Berlin - Alexander Kulpok und Bernd Martin, bisherige Vorsitzende der am Dienstag vom Deutschen Journalisten-Verband (DJV) ausgeschlossenen Unterverbände Berlin und Brandenburg, kündigten am Donnerstag juristische Schritte gegen die Entscheidung an. Der Beschluss der Dachorganisation entbehre jeder rechtlichen Grundlage, sagte Berlins DJV-Chef Kulpok. Der Bundesvorstand könne in keinen Verband "hinein regieren". Die für den 3. Juli angesetzten Neugründungen seien ebenfalls rechtswidrig. Man habe bereits Einstweilige Verfügungen dagegen beantragt.

Der DJV-Bundesverband hatte Berlin und Brandenburg wegen vermeintlicher Manipulationen bei den Landesverbandswahlen und angeblichem rechtsextremen Gedankengut des Vize-Landeschefs von Brandenburg, Torsten Witt, ausgeschlossen.

Dieses Vorgehen erinnere ihn an eine "Hetzjagd" in früheren Zeiten in einem Teil Deutschlands, sagte Martin. Witt verglich den Vorgang mit einem Ausschluss Bayerns aus der Bundesrepublik, weil dem Kanzler das Ergebnis einer dortigen Landtagswahl nicht gefalle. Kulpok bezeichnete die dem Ausschluss vorangegangene Forderung des geschlossenen Rücktritts beider Landesvorstände als "Wild-West-Methode". Der DJV stecke mittlerweile durch eine "Kette von Rechtsbrüchen" des Bundsvorstandes in der größten Krise seit seiner Gründung, sagte er. Dies hätte man mit einem bisschen Fingerspitzengefühl anders regeln können.

Doch statt, wie vereinbart, die rechtliche Überprüfung des Vorwurfes der Wahlmanipulation abzuwarten, habe der Bundesvorsitzende Michael Konken an unbelegten Behauptungen festgehalten. Bei der Bundesverbandssitzung am Dienstag in Schwerin sei eine Prüfung gar nicht mehr gewollt gewesen, kritisierte Martin.

Dabei seien die Vorwürfe allesamt nicht haltbar, betonte Kulpok. Unregelmäßigkeiten bei den Landesvorstandswahlen seien nicht belegbar und die Vorwürfe gegen Witt habe Konken wegen einer Einstweiligen Verfügung zurücknehmen müssen.

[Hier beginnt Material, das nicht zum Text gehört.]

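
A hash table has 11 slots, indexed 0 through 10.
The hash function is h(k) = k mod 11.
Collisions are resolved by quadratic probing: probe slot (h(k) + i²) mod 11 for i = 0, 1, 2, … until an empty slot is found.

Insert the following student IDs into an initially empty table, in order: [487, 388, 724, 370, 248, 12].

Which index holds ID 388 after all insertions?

4

Insert 487: h=3, slot 3 empty -> index 3.
Insert 388: h=3, slot 3 occupied -> index 4.
Insert 724: h=9, slot 9 empty -> index 9.
Insert 370: h=7, slot 7 empty -> index 7.
Insert 248: h=6, slot 6 empty -> index 6.
Insert 12: h=1, slot 1 empty -> index 1.
Table: [—, 12, —, 487, 388, —, 248, 370, —, 724, —]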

Er hoffe auf "Einsicht" in der Bundesspitze, sagte der Berliner DJV-Chef. Zur Zukunft Konkens wollte er sich nicht äußern. Er habe diesen bisher als netten und umgänglichen Kollegen erlebt und mit ihm "keine Probleme" gehabt. Momentan verhalte sich der Bundesvorsitzende aber "politisch instinktlos oder vielleicht auch nur ahnungslos".

Der brandenburgische DJV-Vize Witt ging einen Schritt weiter. Er kündigte an, einen außerordentlichen Verbandstag einberufen zu wollen, um erneut über den Ausschluss zu entscheiden. Dort müsse Konken Belege für seine Behauptungen liefern, sagte er. Damit würde dann "automatisch" auch die Zukunft des Bundesvorsitzenden "im Raume stehen".